If a manager opens the correct communication lines for their employees to sit down and discuss any issues they may have – the employee must allow some time for change to be implemented. The chance is that the manager wants to keep key talent onboard, but may take a few weeks to implement the change, depending on the situation. Employees should consider this and remain patient rather than potentially burning a critical bridge and not allowing any change to be introduced. Ensuring that employees are heard, rather than simply spoken to, otherise know an as ‘actionable listening’ could be the difference between losing and retaining key team members.
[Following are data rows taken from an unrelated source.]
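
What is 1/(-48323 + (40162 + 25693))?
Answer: 1/17532 ≈ 5.7039e-5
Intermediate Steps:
1/(-48323 + (40162 + 25693)) = 1/(-48323 + 65855) = 1/17532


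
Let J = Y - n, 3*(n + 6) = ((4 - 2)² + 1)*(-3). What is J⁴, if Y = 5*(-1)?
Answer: 1296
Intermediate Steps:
Y = -5
n = -11 (n = -6 + (((4 - 2)² + 1)*(-3))/3 = -6 + ((2² + 1)*(-3))/3 = -6 + ((4 + 1)*(-3))/3 = -6 + (5*(-3))/3 = -6 + (⅓)*(-15) = -6 - 5 = -11)
J = 6 (J = -5 - 1*(-11) = -5 + 11 = 6)
J⁴ = 6⁴ = 1296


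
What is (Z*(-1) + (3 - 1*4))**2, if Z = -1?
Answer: 0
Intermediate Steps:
(Z*(-1) + (3 - 1*4))**2 = (-1*(-1) + (3 - 1*4))**2 = (1 + (3 - 4))**2 = (1 - 1)**2 = 0**2 = 0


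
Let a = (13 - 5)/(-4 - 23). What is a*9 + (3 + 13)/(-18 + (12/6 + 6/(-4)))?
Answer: -376/105 ≈ -3.5810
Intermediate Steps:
a = -8/27 (a = 8/(-27) = 8*(-1/27) = -8/27 ≈ -0.29630)
a*9 + (3 + 13)/(-18 + (12/6 + 6/(-4))) = -8/27*9 + (3 + 13)/(-18 + (12/6 + 6/(-4))) = -8/3 + 16/(-18 + (12*(⅙) + 6*(-¼))) = -8/3 + 16/(-18 + (2 - 3/2)) = -8/3 + 16/(-18 + ½) = -8/3 + 16/(-35/2) = -8/3 + 16*(-2/35) = -8/3 - 32/35 = -376/105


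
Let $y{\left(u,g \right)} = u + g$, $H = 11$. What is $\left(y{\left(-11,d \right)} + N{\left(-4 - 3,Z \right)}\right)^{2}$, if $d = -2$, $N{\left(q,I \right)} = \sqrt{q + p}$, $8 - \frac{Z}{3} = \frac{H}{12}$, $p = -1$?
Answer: $161 - 52 i \sqrt{2} \approx 161.0 - 73.539 i$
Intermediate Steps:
$Z = \frac{85}{4}$ ($Z = 24 - 3 \cdot \frac{11}{12} = 24 - 3 \cdot 11 \cdot \frac{1}{12} = 24 - \frac{11}{4} = \frac{85}{4} \approx 21.25$)
$N{\left(q,I \right)} = \sqrt{-1 + q}$ ($N{\left(q,I \right)} = \sqrt{q - 1} = \sqrt{-1 + q}$)
$y{\left(u,g \right)} = g + u$
$\left(y{\left(-11,d \right)} + N{\left(-4 - 3,Z \right)}\right)^{2} = \left(\left(-2 - 11\right) + \sqrt{-1 - 7}\right)^{2} = \left(-13 + \sqrt{-1 - 7}\right)^{2} = \left(-13 + \sqrt{-8}\right)^{2} = \left(-13 + 2 i \sqrt{2}\right)^{2}$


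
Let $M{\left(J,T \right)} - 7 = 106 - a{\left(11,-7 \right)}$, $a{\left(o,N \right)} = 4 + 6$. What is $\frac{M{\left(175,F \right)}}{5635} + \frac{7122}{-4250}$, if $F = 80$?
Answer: $- \frac{3969472}{2394875} \approx -1.6575$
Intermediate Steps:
$a{\left(o,N \right)} = 10$
$M{\left(J,T \right)} = 103$ ($M{\left(J,T \right)} = 7 + \left(106 - 10\right) = 7 + 96 = 103$)
$\frac{M{\left(175,F \right)}}{5635} + \frac{7122}{-4250} = \frac{103}{5635} + \frac{7122}{-4250} = 103 \cdot \frac{1}{5635} + 7122 \left(- \frac{1}{4250}\right) = \frac{103}{5635} - \frac{3561}{2125} = - \frac{3969472}{2394875}$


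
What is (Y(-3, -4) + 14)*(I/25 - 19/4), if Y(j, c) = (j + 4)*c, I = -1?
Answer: -479/10 ≈ -47.900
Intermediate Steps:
Y(j, c) = c*(4 + j) (Y(j, c) = (4 + j)*c = c*(4 + j))
(Y(-3, -4) + 14)*(I/25 - 19/4) = (-4*(4 - 3) + 14)*(-1/25 - 19/4) = (-4*1 + 14)*(-1*1/25 - 19*¼) = (-4 + 14)*(-1/25 - 19/4) = 10*(-479/100) = -479/10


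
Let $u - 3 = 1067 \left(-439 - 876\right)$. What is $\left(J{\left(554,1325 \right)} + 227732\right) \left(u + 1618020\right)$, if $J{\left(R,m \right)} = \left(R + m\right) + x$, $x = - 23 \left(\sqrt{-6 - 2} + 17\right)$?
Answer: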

Not all change can happen over night. Which is why employees must listen to managers when they are reassured that change is coming. The delay could be caused by an issue with timing or potentially budgets – whatever the change is that is being implemented, it will often be worth the wait to feel the positive effects.
Where to go from here
Looking ahead, business leaders wanting to ensure they avoid the costly effects of high turnover and uphold their reputation will have to begin considering how they can effectively build the trust factor between themselves and their workforce.
Building a healthy company culture hails from the pillars of trust and communication. Businesses which fail to roll out a culture of trust will likely fall victim to the Great Resignation and the ever worsening economic climate currently encircling businesses.
The Great Resignation and its costly effect will one day slow down. However, businesses with low staff retention will remain. The discussed steps are simple yet effective ways for managers to build trust and better understand their employees’ concerns, which will not only help improve employee experience and retention, but overall business operations as well.